The last time he stopped was within ten paces of Guerin, and yet he did not see him, so deeply occupied were all his thoughts. At length, unclasping his arms, which had been folded over his breast, he clenched his hands tight, exclaiming, "Happy, happy Saladin! Thou hast no meddling priest to disturb thy domestic joys!--By Heaven! I will embrace thy creed, and worship Mahound!"

As he spoke, he raised his eyes, and they instantly rested on the figure of his minister. "Ha, Guerin!" cried the king, "has the interdict driven thee forth from the city?"

"Not so, sire," replied the minister. "I came forth to meditate here in silence, over what might be done to raise it.--Get thee gone, boy!" he continued, turning to his page. "Hie thee to the castle, and leave me with the king."

"Oh! Guerin!" said Philip, pursuing his own train of thought,--"oh Guerin! think of these base barons! these disloyal knights! After all their empty enthusiasm!--after all their vain boastings!--after all their lying promises!--falling off from me now, in my moment of need! like flies frightened from a dead carcase by the wings of a raven.--And the bishops too!--the goodly, saintly, fickle, treacherous pack, frightened by the very hum of Rome's vulture wings!--they leave me in the midst of the evil they have made! But, by the Lord above! they shall suffer for their treason! Bishops and barons! they shall feel this interdict as deeply as I do. Their treachery and cowardice shall fill my treasury, and shall swell my crown's domains; and they shall find that Philip knows how to make their punishment increase his power. Gournay has fallen, Guerin," continued the king, "without the loss of a man. I cut the high sluices and overwhelmed them in the waters of their own artificial lake. Walls, and turrets, and buttresses gave way before the rushing inundation, like straws before the sickle. Half Normandy has yielded without resistance; and I might have come back joyful, but that in every town as I passed, it was murmurs, and petitions, and lamentations on the foul interdict. They brought out their dead," proceeded Philip, grasping Guerin's arm,--"they brought out their dead, and laid them at my feet! They lined the streets with the dying, shrieking for the aid of religion. Oh! Guerin! my friend! 'tis very horrible!--very, very, very horrible!"

"It is indeed, sire!" said Guerin solemnly, "most horrible! and I am sorry to increase your affliction by telling you, that, by every courier that arrives, the most alarming accounts are brought from the various provinces of your kingdom, speaking of nothing but open rebellion and revolt."

"Where?" cried Philip Augustus, his eyes flashing fire. "Where?
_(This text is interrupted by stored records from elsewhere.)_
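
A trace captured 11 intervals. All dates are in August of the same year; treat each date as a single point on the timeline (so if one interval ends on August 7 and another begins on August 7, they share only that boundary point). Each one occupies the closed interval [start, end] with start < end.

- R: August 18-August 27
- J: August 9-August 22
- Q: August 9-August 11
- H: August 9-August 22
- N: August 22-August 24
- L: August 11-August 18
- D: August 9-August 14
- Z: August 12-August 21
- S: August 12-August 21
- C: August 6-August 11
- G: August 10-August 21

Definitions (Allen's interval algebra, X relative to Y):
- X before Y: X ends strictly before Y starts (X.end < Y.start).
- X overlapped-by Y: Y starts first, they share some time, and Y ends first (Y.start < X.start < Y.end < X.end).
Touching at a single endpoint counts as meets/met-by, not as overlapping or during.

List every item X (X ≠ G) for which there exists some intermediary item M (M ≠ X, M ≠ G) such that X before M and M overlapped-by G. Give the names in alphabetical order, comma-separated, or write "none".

Target G = [August 10, August 21].
Intermediaries M with M overlapped-by G: R.
Via R — items with X before R: C, D, Q.
Union: C, D, Q.

C, D, Q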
Who dares revolt against the will of their liege sovereign?"

"In fifty different points of the kingdom the populace are in arms, sire!" replied the minister. "I will lay the details before you at your leisure. Many of the barons, too, remonstrate in no humble tone."

"We will march against them, Guerin,--we will march against them," replied the king firmly, "and serfs and barons shall learn they have a lord."